ROMA. Tra il 2009 e il 2011 l’Etna è stato interessato da un aumento del campo di gravità terrestre e da un sollevamento del suolo seguiti, nel periodo 2011-2014, da una diminuzione di gravità accompagnata da un fenomeno di subsidenza, ovvero di abbassamento del suolo.
Tali variazioni sono collegate allo spostamento del magma da e verso una sorgente
magmatica localizzata sotto l’area sommitale del vulcano. È quanto è emerso dallo studio “A long-term charge/discharge cycle at Mt. Etna volcano revealed through absolute gravity and GPS measurements”, condotto da un team di ricercatori dell’Istituto Nazionale di Geofisica e Vulcanologia (INGV) e recentemente pubblicato sulla rivista ‘Journal of Geodesy’.
I risultati, ottenuti attraverso l’analisi di misure assolute dell’accelerazione della gravità
terrestre e della deformazione verticale del suolo, riguardano l’intervallo temporale compreso tra il 2009 e il 2018, un periodo caratterizzato da numerose e intense fasi eruttive che hanno interessato i crateri sommitali dell’Etna.
Nonostante le condizioni ambientali difficili che caratterizzano la sommità del vulcano, i
ricercatori hanno installato periodicamente sull’Etna dei gravimetri assoluti, in genere
progettati per funzionare in condizioni di laboratorio.
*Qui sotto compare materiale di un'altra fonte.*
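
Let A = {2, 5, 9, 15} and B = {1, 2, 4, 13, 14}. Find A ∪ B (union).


A = {2, 5, 9, 15}
B = {1, 2, 4, 13, 14}
Operation: union
All elements combined: 1, 2, 4, 5, 9, 13, 14, 15

{1, 2, 4, 5, 9, 13, 14, 15}


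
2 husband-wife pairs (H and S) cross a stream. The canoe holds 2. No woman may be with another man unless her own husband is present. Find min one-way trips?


Label couples H and S.
1. WH+WS → (far: WH,WS; near: HH,HS)
2. WH ←   (far: WS; near: HH,HS,WH)
3. HH+HS → (far: HH,HS,WS; near: WH)
4. HH ←   (far: HS,WS; near: HH,WH)  — HH returns, since WH is alone on near bank
5. HH+WH → (far: all four; near: empty)
Every state respects the constraint.
Minimum trips = 5

5


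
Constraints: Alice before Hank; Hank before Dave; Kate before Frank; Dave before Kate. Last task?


Constraints: Alice before Hank; Hank before Dave; Kate before Frank; Dave before Kate
The last task can have nothing scheduled after it, so it must never appear on the left of a 'before'.
Tasks appearing before some other task: Alice, Hank, Kate, Dave.
The only task not in that list is Frank → it is last.

Frank


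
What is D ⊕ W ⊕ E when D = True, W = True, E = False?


D = True, W = True, E = False
Step 1: D ⊕ W = True XOR True = False
Step 2: False ⊕ E = False XOR False = False
XOR is true when an odd number of operands are true.

False


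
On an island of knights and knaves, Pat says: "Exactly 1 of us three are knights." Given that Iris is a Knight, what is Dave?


Pat claims exactly 1 knights among Pat, Iris, Dave.
Given: Iris is a Knight.

Case 1: Pat is a Knight (tells truth)
  Then exactly 1 of the three are knights.
  Counting Pat, Iris: 2 knight(s) so far. Need -1 more → impossible.
Case 2: Pat is a Knave (lies)
  Then the count is NOT 1.
  If Dave = Knave, count = 1 = 1 → claim would be true, contradicts lie.
  If Dave = Knight, count = 2 ≠ 1 → lie confirmed ✓

Dave is a Knight.

Knight


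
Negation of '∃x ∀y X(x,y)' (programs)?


Original: ∃x ∀y X(x,y)
Rule: ¬∀→∃, ¬∃→∀, negate predicate.
Negation: ∀x ∃y ¬X(x,y)

∀x ∃y ¬X(x,y)


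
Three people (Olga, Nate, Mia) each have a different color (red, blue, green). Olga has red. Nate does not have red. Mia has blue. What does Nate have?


From clues:
  Mia → blue
  Olga → red
By elimination, Nate gets the remaining.

green


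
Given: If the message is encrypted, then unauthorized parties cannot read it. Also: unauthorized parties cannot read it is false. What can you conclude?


Modus tollens: P → Q, ¬Q ⊢ ¬P
P: the message is encrypted
Q: unauthorized parties cannot read it
We have P → Q and Q is false.
By modus tollens, P must be false.

It is not the case that the message is encrypted


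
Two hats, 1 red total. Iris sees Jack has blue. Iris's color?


Total red = 1, Jack = blue
Red accounted for: 0
Remaining for Iris: 1
Iris's hat is red.

red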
Con i dati raccolti hanno tracciato le più piccole variazioni del campo di gravità che si sono verificate su scale temporali di diversi anni.
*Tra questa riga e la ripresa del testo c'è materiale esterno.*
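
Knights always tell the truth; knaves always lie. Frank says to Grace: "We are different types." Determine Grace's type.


Frank says: "We are different types."
Case 1: Frank is a Knight (truth-teller)
  Statement is true → they ARE different → Grace is a Knave
Case 2: Frank is a Knave (liar)
  Statement is false → they are NOT different → Grace is a Knave
In both cases, Grace is a Knave.

Knave


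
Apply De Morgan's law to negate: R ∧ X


De Morgan's law: ¬(P ∧ Q) ≡ ¬P ∨ ¬Q
¬(R ∧ X) = ¬R ∨ ¬X

¬R ∨ ¬X


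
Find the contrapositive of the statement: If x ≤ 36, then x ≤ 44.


Original: If x ≤ 36, then x ≤ 44
Contrapositive: If ¬Q, then ¬P
Negate Q: not (x ≤ 44)
Negate P: not (x ≤ 36)

If not (x ≤ 44), then not (x ≤ 36).


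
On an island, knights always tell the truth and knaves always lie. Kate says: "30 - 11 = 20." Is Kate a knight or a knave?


Statement: "30 - 11 = 20."
Actual: 30 - 11 = 19
Claimed: 20
Statement is FALSE → Kate lies → Knave

Knave


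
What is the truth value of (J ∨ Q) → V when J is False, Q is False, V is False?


J = False, Q = False, V = False
Step 1: J ∨ Q = False OR False = False
Step 2: (False) → V: false only when antecedent=True and V=False.
Result: True

True


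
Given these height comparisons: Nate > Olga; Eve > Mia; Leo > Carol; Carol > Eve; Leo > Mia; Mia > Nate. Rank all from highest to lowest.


Constraints: Nate > Olga; Eve > Mia; Leo > Carol; Carol > Eve; Leo > Mia; Mia > Nate
Method: at each step, the next-highest is the one remaining person who never appears on the smaller side of a constraint between remaining people.
  Step 1: remaining {Leo, Eve, Olga, Nate, Mia, Carol}; on the smaller side: {Eve, Olga, Nate, Mia, Carol} → Leo is next (Leo > Carol; Leo > Mia).
  Step 2: remaining {Eve, Olga, Nate, Mia, Carol}; on the smaller side: {Eve, Olga, Nate, Mia} → Carol is next (Carol > Eve).
  Step 3: remaining {Eve, Olga, Nate, Mia}; on the smaller side: {Olga, Nate, Mia} → Eve is next (Eve > Mia).
  Step 4: remaining {Olga, Nate, Mia}; on the smaller side: {Olga, Nate} → Mia is next (Mia > Nate).
  Step 5: remaining {Olga, Nate}; on the smaller side: {Olga} → Nate is next (Nate > Olga).
  Step 6: only Olga remains → lowest.
Final ranking (highest to lowest):

Leo > Carol > Eve > Mia > Nate > Olga


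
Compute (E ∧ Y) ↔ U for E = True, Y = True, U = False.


E = True, Y = True, U = False
Step 1: E ∧ Y = True AND True = True
Step 2: (True) ↔ U: true when both sides have same truth value.
Result: True ↔ False = False

False


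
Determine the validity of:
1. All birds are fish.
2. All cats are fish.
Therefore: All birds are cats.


Premise 1: All birds are fish.
Premise 2: All cats are fish.
Conclusion: All birds are cats.
Fallacy: undistributed middle. fish is predicate in both.
Counterexample: birds and cats could be disjoint subsets of fish.

Invalid


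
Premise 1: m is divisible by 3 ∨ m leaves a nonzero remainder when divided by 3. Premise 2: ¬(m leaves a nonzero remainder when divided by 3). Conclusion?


Disjunctive syllogism: P ∨ Q, ¬P ⊢ Q
Disjunction: m is divisible by 3 ∨ m leaves a nonzero remainder when divided by 3
We know it is not the case that m leaves a nonzero remainder when divided by 3.
By disjunctive syllogism, the other disjunct must be true.

m is divisible by 3


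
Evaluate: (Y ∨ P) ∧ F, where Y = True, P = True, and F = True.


Y = True, P = True, F = True
Step 1: Y ∨ P = True OR True = True
Step 2: True ∧ F = True AND True = True
OR is true when at least one operand is true; AND requires both.

True


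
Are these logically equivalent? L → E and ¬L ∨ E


Expression 1: L → E
Expression 2: ¬L ∨ E
Truth table (L E | Expr1 Expr2):
  T T |   T     T
  T F |   F     F
  F T |   T     T
  F F |   T     T
All 4 rows agree, so the expressions are logically equivalent.

Yes


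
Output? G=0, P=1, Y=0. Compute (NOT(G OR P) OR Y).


G OR P = 1
NOT(1) = 0
0 OR 0 = 0

0


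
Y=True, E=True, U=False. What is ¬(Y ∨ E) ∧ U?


Y = True, E = True, U = False
Expression: ¬(Y ∨ E) ∧ U
Step 1: Y ∨ E = True OR True = True
Step 2: ¬(Y ∨ E) = NOT True = False
Step 3: (False) ∧ U = False AND False = False

False


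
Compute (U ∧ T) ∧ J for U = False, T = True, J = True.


U = False, T = True, J = True
Step 1: U ∧ T = False AND True = False
Step 2: False ∧ J = False AND True = False
AND is true only when ALL operands are true.

False


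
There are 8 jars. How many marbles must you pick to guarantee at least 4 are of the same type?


Pigeonhole: to guarantee k in one of n categories, need (k-1)×n + 1.
k = 4, n = 8
Minimum = (4-1) × 8 + 1 = 3 × 8 + 1

25


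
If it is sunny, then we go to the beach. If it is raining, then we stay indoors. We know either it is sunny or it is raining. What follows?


Constructive dilemma: (P → Q) ∧ (R → S), P ∨ R ⊢ Q ∨ S
Premise 1: it is sunny → we go to the beach
Premise 2: it is raining → we stay indoors
Premise 3: it is sunny ∨ it is raining
Case 1: Assuming it is sunny, then by Premise 1, we go to the beach.
Case 2: Assuming it is raining, then by Premise 2, we stay indoors.
Since one of it is sunny or it is raining must hold, we get we go to the beach or we stay indoors.

We go to the beach or we stay indoors.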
“Nonostante la più che ventennale storia delle misurazioni della gravità sull’Etna, un dataset di circa 10 anni di misure dell’accelerazione di gravità assoluta, effettuate su uno dei vulcani più attivi al mondo, è senza precedenti e di per sé eccezionale”, spiega Filippo Greco, ricercatore dell’INGV e co-autore dello studio.
“Con le nostre analisi congiunte abbiamo individuato una sorgente magmatica localizzata sotto l’area sommitale del vulcano, a una profondità di circa 5 km sotto il livello del mare. Poiché la variazione di volume della sorgente, emersa dall’analisi dei
dati delle deformazioni del suolo, corrisponde a una variazione di massa molto inferiore rispetto a quella necessaria per spiegare le variazioni di gravità osservate, abbiamo ipotizzato che questa differenza sia dovuta alla compressibilità del magma nella sorgente individuata, resa più efficiente dalla presenza di gas”.
“Nel complesso, i dati della gravità e delle deformazioni del suolo hanno rivelato che nel periodo tra il 2009 e il 2011 vi è stato un ciclo di ricarica magmatica di questa sorgente, a cui è seguito un successivo ciclo di svuotamento tra il 2011 e il 2014”, afferma Alessandro Bonforte, ricercatore dell’INGV e co-autore dello studio. “Durante la fase di ricarica si è verificato solamente un degassamento dai crateri sommitali del vulcano mentre, nel corso della fase di svuotamento, il magma ha alimentato l’eccezionale fase di attività vulcanica registrata tra il 2011 e il 2014, quando si sono verificati numerosi episodi di fontana di lava”.
“Il nostro lavoro conferma, con dati molto accurati e unici, l’importanza della multidisciplinarietà nello studio dei vulcani. È fondamentale, infatti, osservare i diversi effetti dello stesso fenomeno, attraverso l’integrazione e il confronto di misure e dati differenti ma complementari. Ciò consente, infatti, di ottenere una visione quanto più completa delle dinamiche che avvengono all’interno di sistemi complessi come quelli vulcanici”, conclude Greco.
I risultati ottenuti sono importanti nell’ottica della valutazione del rischio vulcanico a lungo termine e incoraggiano l’esecuzione di misure assolute dell’accelerazione di gravità per integrare il monitoraggio della deformazione del suolo nei vulcani in cui i cicli magmatici possono svilupparsi su scale temporali che vanno dai mesi agli anni.